Ginsburg, Reuters reported, died on Friday at age 87 of complications from pancreatic cancer.
Her death could upend the upcoming presidential elections in the US as it raises passion on both the left and the right of the political spectrum in the fight to replace her.
Conversative and religious voter who are not keen on reflecting Donald Trump may be motivated to vote for him so as to strengthen the balance of power in favour of conservative judges in the highest court, for decades to comes.
Justices in the US Supreme Court, once appointed, serve for life.
Ginsberg was a an advocate for women’s rights – winning major gender-discrimination cases before the Supreme Court – before being appointed to the top US judicial body by Democratic President Bill Clinton in 1993. The diminutive dynamo became the court’s leading liberal voice.
She became only the second woman ever to serve on the nine-member Supreme Court.
Her small stature – she stood 5-foot, 1-inch tall (155 cm) – and frailty in later years belied an outsize persona and clout.
Fans called her “The Notorious R.B.G.,” inspired by the late American rapper The Notorious B.I.G.

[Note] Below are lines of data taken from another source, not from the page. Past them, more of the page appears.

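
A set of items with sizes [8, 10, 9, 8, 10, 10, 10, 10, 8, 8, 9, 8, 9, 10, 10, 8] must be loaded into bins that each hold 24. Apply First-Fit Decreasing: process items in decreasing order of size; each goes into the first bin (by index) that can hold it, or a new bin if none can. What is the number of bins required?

Sorted descending: 10, 10, 10, 10, 10, 10, 10, 9, 9, 9, 8, 8, 8, 8, 8, 8.
bin 1: place 10, 14 left
bin 1: place 10, 4 left
bin 2: place 10, 14 left
bin 2: place 10, 4 left
bin 3: place 10, 14 left
bin 3: place 10, 4 left
bin 4: place 10, 14 left
bin 4: place 9, 5 left
bin 5: place 9, 15 left
bin 5: place 9, 6 left
bin 6: place 8, 16 left
bin 6: place 8, 8 left
bin 6: place 8, 0 left
bin 7: place 8, 16 left
bin 7: place 8, 8 left
bin 7: place 8, 0 left

7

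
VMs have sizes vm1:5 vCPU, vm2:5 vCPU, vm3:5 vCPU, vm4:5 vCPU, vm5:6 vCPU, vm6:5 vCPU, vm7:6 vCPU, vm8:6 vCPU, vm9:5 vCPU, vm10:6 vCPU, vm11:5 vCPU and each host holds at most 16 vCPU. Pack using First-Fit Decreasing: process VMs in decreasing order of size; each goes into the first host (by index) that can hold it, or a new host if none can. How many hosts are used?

Sorted descending: 6, 6, 6, 6, 5, 5, 5, 5, 5, 5, 5.
6 vCPU → host 1 (remaining 10 vCPU)
6 vCPU → host 1 (remaining 4 vCPU)
6 vCPU → host 2 (remaining 10 vCPU)
6 vCPU → host 2 (remaining 4 vCPU)
5 vCPU → host 3 (remaining 11 vCPU)
5 vCPU → host 3 (remaining 6 vCPU)
5 vCPU → host 3 (remaining 1 vCPU)
5 vCPU → host 4 (remaining 11 vCPU)
5 vCPU → host 4 (remaining 6 vCPU)
5 vCPU → host 4 (remaining 1 vCPU)
5 vCPU → host 5 (remaining 11 vCPU)
Final hosts: [6,6] [6,6] [5,5,5] [5,5,5] [5].

5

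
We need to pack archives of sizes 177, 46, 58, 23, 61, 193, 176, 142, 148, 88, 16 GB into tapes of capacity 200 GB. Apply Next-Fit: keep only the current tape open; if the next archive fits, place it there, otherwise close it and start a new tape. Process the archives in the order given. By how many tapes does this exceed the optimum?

1

Next-Fit: [177] [46,58,23,61] [193] [176] [142] [148] [88,16] → 7 tapes.
Total size 1128 GB; any packing needs at least ⌈1128/200⌉ = 6 tapes.
An optimal packing achieves that bound: [193] [177,23] [176,16] [148,46] [142,58] [88,61] → 6 tapes.
Excess: 7 − 6 = 1.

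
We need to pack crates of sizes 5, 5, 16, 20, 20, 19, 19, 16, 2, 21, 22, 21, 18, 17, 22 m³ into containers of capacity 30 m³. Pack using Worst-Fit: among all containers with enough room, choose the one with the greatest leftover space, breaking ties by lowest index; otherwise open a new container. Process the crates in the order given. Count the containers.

12 containers

container 1: place 5 m³, 25 m³ left
container 1: place 5 m³, 20 m³ left
container 1: place 16 m³, 4 m³ left
container 2: place 20 m³, 10 m³ left
container 3: place 20 m³, 10 m³ left
container 4: place 19 m³, 11 m³ left
container 5: place 19 m³, 11 m³ left
container 6: place 16 m³, 14 m³ left
container 6: place 2 m³, 12 m³ left
container 7: place 21 m³, 9 m³ left
container 8: place 22 m³, 8 m³ left
container 9: place 21 m³, 9 m³ left
container 10: place 18 m³, 12 m³ left
container 11: place 17 m³, 13 m³ left
container 12: place 22 m³, 8 m³ left
Final containers: [5,5,16] [20] [20] [19] [19] [16,2] [21] [22] [21] [18] [17] [22].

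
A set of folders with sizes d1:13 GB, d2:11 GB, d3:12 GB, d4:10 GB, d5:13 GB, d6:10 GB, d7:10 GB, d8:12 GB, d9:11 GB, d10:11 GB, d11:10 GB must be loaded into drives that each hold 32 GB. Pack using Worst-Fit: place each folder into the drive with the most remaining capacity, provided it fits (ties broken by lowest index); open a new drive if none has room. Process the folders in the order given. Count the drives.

Put d1 (13 GB) in drive 1; 19 GB remain.
Put d2 (11 GB) in drive 1; 8 GB remain.
Put d3 (12 GB) in drive 2; 20 GB remain.
Put d4 (10 GB) in drive 2; 10 GB remain.
Put d5 (13 GB) in drive 3; 19 GB remain.
Put d6 (10 GB) in drive 3; 9 GB remain.
Put d7 (10 GB) in drive 2; 0 GB remain.
Put d8 (12 GB) in drive 4; 20 GB remain.
Put d9 (11 GB) in drive 4; 9 GB remain.
Put d10 (11 GB) in drive 5; 21 GB remain.
Put d11 (10 GB) in drive 5; 11 GB remain.

5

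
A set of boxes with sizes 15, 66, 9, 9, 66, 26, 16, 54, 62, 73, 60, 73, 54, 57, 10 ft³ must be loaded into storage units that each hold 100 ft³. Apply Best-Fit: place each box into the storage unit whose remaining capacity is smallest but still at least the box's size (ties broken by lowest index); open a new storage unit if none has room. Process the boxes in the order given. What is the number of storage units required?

9

Put 15 ft³ in storage unit 1; 85 ft³ remain.
Put 66 ft³ in storage unit 1; 19 ft³ remain.
Put 9 ft³ in storage unit 1; 10 ft³ remain.
Put 9 ft³ in storage unit 1; 1 ft³ remain.
Put 66 ft³ in storage unit 2; 34 ft³ remain.
Put 26 ft³ in storage unit 2; 8 ft³ remain.
Put 16 ft³ in storage unit 3; 84 ft³ remain.
Put 54 ft³ in storage unit 3; 30 ft³ remain.
Put 62 ft³ in storage unit 4; 38 ft³ remain.
Put 73 ft³ in storage unit 5; 27 ft³ remain.
Put 60 ft³ in storage unit 6; 40 ft³ remain.
Put 73 ft³ in storage unit 7; 27 ft³ remain.
Put 54 ft³ in storage unit 8; 46 ft³ remain.
Put 57 ft³ in storage unit 9; 43 ft³ remain.
Put 10 ft³ in storage unit 5; 17 ft³ remain.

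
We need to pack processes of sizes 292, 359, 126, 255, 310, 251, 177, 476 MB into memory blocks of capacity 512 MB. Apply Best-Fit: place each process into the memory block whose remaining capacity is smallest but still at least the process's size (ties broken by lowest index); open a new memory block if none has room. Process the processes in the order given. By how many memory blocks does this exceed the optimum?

Best-Fit: [292] [359,126] [255,251] [310,177] [476] → 5 memory blocks.
Total size 2246 MB; any packing needs at least ⌈2246/512⌉ = 5 memory blocks.
So 5 is already optimal.

0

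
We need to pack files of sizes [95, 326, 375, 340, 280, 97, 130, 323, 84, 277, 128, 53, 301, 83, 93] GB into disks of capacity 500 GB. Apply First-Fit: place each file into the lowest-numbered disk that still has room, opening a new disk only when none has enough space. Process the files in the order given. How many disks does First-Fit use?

7

disk 1: place 95 GB, 405 GB left
disk 1: place 326 GB, 79 GB left
disk 2: place 375 GB, 125 GB left
disk 3: place 340 GB, 160 GB left
disk 4: place 280 GB, 220 GB left
disk 2: place 97 GB, 28 GB left
disk 3: place 130 GB, 30 GB left
disk 5: place 323 GB, 177 GB left
disk 4: place 84 GB, 136 GB left
disk 6: place 277 GB, 223 GB left
disk 4: place 128 GB, 8 GB left
disk 1: place 53 GB, 26 GB left
disk 7: place 301 GB, 199 GB left
disk 5: place 83 GB, 94 GB left
disk 5: place 93 GB, 1 GB left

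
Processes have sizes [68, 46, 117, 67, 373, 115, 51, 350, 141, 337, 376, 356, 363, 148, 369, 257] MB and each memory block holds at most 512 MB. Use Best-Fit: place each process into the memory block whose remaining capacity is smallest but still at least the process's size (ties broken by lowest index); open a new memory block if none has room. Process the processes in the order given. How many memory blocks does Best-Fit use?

memory block 1: place 68 MB, 444 MB left
memory block 1: place 46 MB, 398 MB left
memory block 1: place 117 MB, 281 MB left
memory block 1: place 67 MB, 214 MB left
memory block 2: place 373 MB, 139 MB left
memory block 2: place 115 MB, 24 MB left
memory block 1: place 51 MB, 163 MB left
memory block 3: place 350 MB, 162 MB left
memory block 3: place 141 MB, 21 MB left
memory block 4: place 337 MB, 175 MB left
memory block 5: place 376 MB, 136 MB left
memory block 6: place 356 MB, 156 MB left
memory block 7: place 363 MB, 149 MB left
memory block 7: place 148 MB, 1 MB left
memory block 8: place 369 MB, 143 MB left
memory block 9: place 257 MB, 255 MB left

9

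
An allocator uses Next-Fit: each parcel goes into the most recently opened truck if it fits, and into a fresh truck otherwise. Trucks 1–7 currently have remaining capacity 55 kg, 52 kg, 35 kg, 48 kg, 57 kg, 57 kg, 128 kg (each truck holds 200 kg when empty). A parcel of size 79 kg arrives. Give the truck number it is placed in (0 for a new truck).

7

Next-Fit only looks at truck 7, which has 128 kg free.
79 kg fits there.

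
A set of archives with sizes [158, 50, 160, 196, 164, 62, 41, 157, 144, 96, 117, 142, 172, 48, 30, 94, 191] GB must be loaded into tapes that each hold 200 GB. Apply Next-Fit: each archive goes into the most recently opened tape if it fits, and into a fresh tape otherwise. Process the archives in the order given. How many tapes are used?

14 tapes

158 GB → tape 1 (remaining 42 GB)
50 GB → tape 2 (remaining 150 GB)
160 GB → tape 3 (remaining 40 GB)
196 GB → tape 4 (remaining 4 GB)
164 GB → tape 5 (remaining 36 GB)
62 GB → tape 6 (remaining 138 GB)
41 GB → tape 6 (remaining 97 GB)
157 GB → tape 7 (remaining 43 GB)
144 GB → tape 8 (remaining 56 GB)
96 GB → tape 9 (remaining 104 GB)
117 GB → tape 10 (remaining 83 GB)
142 GB → tape 11 (remaining 58 GB)
172 GB → tape 12 (remaining 28 GB)
48 GB → tape 13 (remaining 152 GB)
30 GB → tape 13 (remaining 122 GB)
94 GB → tape 13 (remaining 28 GB)
191 GB → tape 14 (remaining 9 GB)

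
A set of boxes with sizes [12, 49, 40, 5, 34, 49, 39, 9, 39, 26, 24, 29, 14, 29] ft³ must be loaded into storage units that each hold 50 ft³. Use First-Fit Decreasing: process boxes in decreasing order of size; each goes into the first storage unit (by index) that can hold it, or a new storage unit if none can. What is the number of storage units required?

9

Sorted descending: 49, 49, 40, 39, 39, 34, 29, 29, 26, 24, 14, 12, 9, 5.
Put 49 ft³ in storage unit 1; 1 ft³ remain.
Put 49 ft³ in storage unit 2; 1 ft³ remain.
Put 40 ft³ in storage unit 3; 10 ft³ remain.
Put 39 ft³ in storage unit 4; 11 ft³ remain.
Put 39 ft³ in storage unit 5; 11 ft³ remain.
Put 34 ft³ in storage unit 6; 16 ft³ remain.
Put 29 ft³ in storage unit 7; 21 ft³ remain.
Put 29 ft³ in storage unit 8; 21 ft³ remain.
Put 26 ft³ in storage unit 9; 24 ft³ remain.
Put 24 ft³ in storage unit 9; 0 ft³ remain.
Put 14 ft³ in storage unit 6; 2 ft³ remain.
Put 12 ft³ in storage unit 7; 9 ft³ remain.
Put 9 ft³ in storage unit 3; 1 ft³ remain.
Put 5 ft³ in storage unit 4; 6 ft³ remain.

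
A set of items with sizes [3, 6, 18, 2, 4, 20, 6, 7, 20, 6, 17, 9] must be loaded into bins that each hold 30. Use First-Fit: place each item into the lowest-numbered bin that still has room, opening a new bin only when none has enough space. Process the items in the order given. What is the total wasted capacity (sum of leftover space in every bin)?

bin 1: place 3, 27 left
bin 1: place 6, 21 left
bin 1: place 18, 3 left
bin 1: place 2, 1 left
bin 2: place 4, 26 left
bin 2: place 20, 6 left
bin 2: place 6, 0 left
bin 3: place 7, 23 left
bin 3: place 20, 3 left
bin 4: place 6, 24 left
bin 4: place 17, 7 left
bin 5: place 9, 21 left
5 bins × 30 = 150; used 118; unused 32.

32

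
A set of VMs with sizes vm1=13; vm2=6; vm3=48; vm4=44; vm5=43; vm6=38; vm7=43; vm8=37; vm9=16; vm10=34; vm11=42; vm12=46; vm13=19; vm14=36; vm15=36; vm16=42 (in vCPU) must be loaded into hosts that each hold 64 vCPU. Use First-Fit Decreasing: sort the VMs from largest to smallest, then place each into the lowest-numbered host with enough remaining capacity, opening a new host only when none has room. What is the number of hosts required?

Sorted descending: 48, 46, 44, 43, 43, 42, 42, 38, 37, 36, 36, 34, 19, 16, 13, 6.
host 1: place 48 vCPU, 16 vCPU left
host 2: place 46 vCPU, 18 vCPU left
host 3: place 44 vCPU, 20 vCPU left
host 4: place 43 vCPU, 21 vCPU left
host 5: place 43 vCPU, 21 vCPU left
host 6: place 42 vCPU, 22 vCPU left
host 7: place 42 vCPU, 22 vCPU left
host 8: place 38 vCPU, 26 vCPU left
host 9: place 37 vCPU, 27 vCPU left
host 10: place 36 vCPU, 28 vCPU left
host 11: place 36 vCPU, 28 vCPU left
host 12: place 34 vCPU, 30 vCPU left
host 3: place 19 vCPU, 1 vCPU left
host 1: place 16 vCPU, 0 vCPU left
host 2: place 13 vCPU, 5 vCPU left
host 4: place 6 vCPU, 15 vCPU left

12 hosts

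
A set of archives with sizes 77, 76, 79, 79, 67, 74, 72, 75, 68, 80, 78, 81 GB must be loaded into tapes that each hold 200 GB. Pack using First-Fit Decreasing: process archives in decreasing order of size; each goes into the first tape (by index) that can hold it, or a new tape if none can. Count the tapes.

Sorted descending: 81, 80, 79, 79, 78, 77, 76, 75, 74, 72, 68, 67.
tape 1: place 81 GB, 119 GB left
tape 1: place 80 GB, 39 GB left
tape 2: place 79 GB, 121 GB left
tape 2: place 79 GB, 42 GB left
tape 3: place 78 GB, 122 GB left
tape 3: place 77 GB, 45 GB left
tape 4: place 76 GB, 124 GB left
tape 4: place 75 GB, 49 GB left
tape 5: place 74 GB, 126 GB left
tape 5: place 72 GB, 54 GB left
tape 6: place 68 GB, 132 GB left
tape 6: place 67 GB, 65 GB left

6 tapes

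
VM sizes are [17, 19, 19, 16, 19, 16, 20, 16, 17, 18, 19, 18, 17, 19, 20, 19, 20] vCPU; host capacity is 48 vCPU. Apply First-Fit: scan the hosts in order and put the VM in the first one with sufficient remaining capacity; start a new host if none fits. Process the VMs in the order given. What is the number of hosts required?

host 1: place 17 vCPU, 31 vCPU left
host 1: place 19 vCPU, 12 vCPU left
host 2: place 19 vCPU, 29 vCPU left
host 2: place 16 vCPU, 13 vCPU left
host 3: place 19 vCPU, 29 vCPU left
host 3: place 16 vCPU, 13 vCPU left
host 4: place 20 vCPU, 28 vCPU left
host 4: place 16 vCPU, 12 vCPU left
host 5: place 17 vCPU, 31 vCPU left
host 5: place 18 vCPU, 13 vCPU left
host 6: place 19 vCPU, 29 vCPU left
host 6: place 18 vCPU, 11 vCPU left
host 7: place 17 vCPU, 31 vCPU left
host 7: place 19 vCPU, 12 vCPU left
host 8: place 20 vCPU, 28 vCPU left
host 8: place 19 vCPU, 9 vCPU left
host 9: place 20 vCPU, 28 vCPU left
Final hosts: [17,19] [19,16] [19,16] [20,16] [17,18] [19,18] [17,19] [20,19] [20].

9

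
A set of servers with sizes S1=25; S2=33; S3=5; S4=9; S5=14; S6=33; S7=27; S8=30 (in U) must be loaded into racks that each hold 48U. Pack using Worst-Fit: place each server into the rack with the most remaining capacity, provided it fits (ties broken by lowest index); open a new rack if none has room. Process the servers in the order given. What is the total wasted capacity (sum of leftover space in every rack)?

rack 1: place S1 (25U), 23U left
rack 2: place S2 (33U), 15U left
rack 1: place S3 (5U), 18U left
rack 1: place S4 (9U), 9U left
rack 2: place S5 (14U), 1U left
rack 3: place S6 (33U), 15U left
rack 4: place S7 (27U), 21U left
rack 5: place S8 (30U), 18U left
5 racks × 48U = 240U; used 176U; unused 64U.

64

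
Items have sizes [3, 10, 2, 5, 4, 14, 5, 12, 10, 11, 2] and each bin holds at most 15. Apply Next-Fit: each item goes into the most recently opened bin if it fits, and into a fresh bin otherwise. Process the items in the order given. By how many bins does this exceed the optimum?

Next-Fit: [3,10,2] [5,4] [14] [5] [12] [10] [11,2] → 7 bins.
Total size 78; any packing needs at least ⌈78/15⌉ = 6 bins.
An optimal packing achieves that bound: [14] [12,3] [11,4] [10,5] [10,5] [2,2] → 6 bins.
Excess: 7 − 6 = 1.

1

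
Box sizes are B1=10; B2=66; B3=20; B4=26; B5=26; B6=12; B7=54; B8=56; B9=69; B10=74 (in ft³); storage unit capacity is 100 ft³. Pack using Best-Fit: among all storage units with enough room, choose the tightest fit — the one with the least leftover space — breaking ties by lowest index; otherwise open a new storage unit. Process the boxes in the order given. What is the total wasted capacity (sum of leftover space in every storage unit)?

B1 (10 ft³) → storage unit 1 (remaining 90 ft³)
B2 (66 ft³) → storage unit 1 (remaining 24 ft³)
B3 (20 ft³) → storage unit 1 (remaining 4 ft³)
B4 (26 ft³) → storage unit 2 (remaining 74 ft³)
B5 (26 ft³) → storage unit 2 (remaining 48 ft³)
B6 (12 ft³) → storage unit 2 (remaining 36 ft³)
B7 (54 ft³) → storage unit 3 (remaining 46 ft³)
B8 (56 ft³) → storage unit 4 (remaining 44 ft³)
B9 (69 ft³) → storage unit 5 (remaining 31 ft³)
B10 (74 ft³) → storage unit 6 (remaining 26 ft³)
6 storage units × 100 ft³ = 600 ft³; used 413 ft³; unused 187 ft³.

187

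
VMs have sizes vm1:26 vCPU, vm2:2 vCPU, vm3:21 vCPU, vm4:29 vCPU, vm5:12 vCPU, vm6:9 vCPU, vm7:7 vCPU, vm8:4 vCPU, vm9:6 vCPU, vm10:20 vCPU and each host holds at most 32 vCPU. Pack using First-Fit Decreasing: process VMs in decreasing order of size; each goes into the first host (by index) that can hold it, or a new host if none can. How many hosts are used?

Sorted descending: 29, 26, 21, 20, 12, 9, 7, 6, 4, 2.
Put 29 vCPU in host 1; 3 vCPU remain.
Put 26 vCPU in host 2; 6 vCPU remain.
Put 21 vCPU in host 3; 11 vCPU remain.
Put 20 vCPU in host 4; 12 vCPU remain.
Put 12 vCPU in host 4; 0 vCPU remain.
Put 9 vCPU in host 3; 2 vCPU remain.
Put 7 vCPU in host 5; 25 vCPU remain.
Put 6 vCPU in host 2; 0 vCPU remain.
Put 4 vCPU in host 5; 21 vCPU remain.
Put 2 vCPU in host 1; 1 vCPU remain.

5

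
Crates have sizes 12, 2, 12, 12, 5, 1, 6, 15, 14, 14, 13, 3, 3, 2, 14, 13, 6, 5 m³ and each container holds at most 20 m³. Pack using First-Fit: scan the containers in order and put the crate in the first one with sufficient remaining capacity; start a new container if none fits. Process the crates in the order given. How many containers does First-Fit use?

9

container 1: place 12 m³, 8 m³ left
container 1: place 2 m³, 6 m³ left
container 2: place 12 m³, 8 m³ left
container 3: place 12 m³, 8 m³ left
container 1: place 5 m³, 1 m³ left
container 1: place 1 m³, 0 m³ left
container 2: place 6 m³, 2 m³ left
container 4: place 15 m³, 5 m³ left
container 5: place 14 m³, 6 m³ left
container 6: place 14 m³, 6 m³ left
container 7: place 13 m³, 7 m³ left
container 3: place 3 m³, 5 m³ left
container 3: place 3 m³, 2 m³ left
container 2: place 2 m³, 0 m³ left
container 8: place 14 m³, 6 m³ left
container 9: place 13 m³, 7 m³ left
container 5: place 6 m³, 0 m³ left
container 4: place 5 m³, 0 m³ left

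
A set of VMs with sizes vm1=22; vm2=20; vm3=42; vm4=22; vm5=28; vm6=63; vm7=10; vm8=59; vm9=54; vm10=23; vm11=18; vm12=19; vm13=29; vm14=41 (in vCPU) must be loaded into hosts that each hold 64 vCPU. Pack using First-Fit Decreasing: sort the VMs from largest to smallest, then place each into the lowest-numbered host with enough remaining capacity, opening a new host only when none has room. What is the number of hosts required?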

Ginsburg was a reliable vote in favor of liberal causes on the court on other issues as well including defending abortion rights, expanding gay rights, preserving the Obamacare healthcare law, and advancing the rights of racial minorities the poor and disenfranchised.
Her death gives Republican President Donald Trump the opportunity to make his third appointment to the court and expand its conservative majority to 6-3.
Ginsburg had experienced a series of health issues.
In July she disclosed she had a recurrence of cancer after bouts with pancreatic cancer in 2019 and 2009.
She also survived bouts with lung cancer in 2018 and colon cancer in 1999.
President Jimmy Carter made Ginsburg a federal appellate judge in 1980 and Clinton elevated her to the Supreme Court 13 years later.
She joined Justice Sandra Day O’Connor, who became the first woman justice in 1981, on the bench.
During her tenure, two more women were named to the high court: Sonia Sotomayor and Elena Kagan.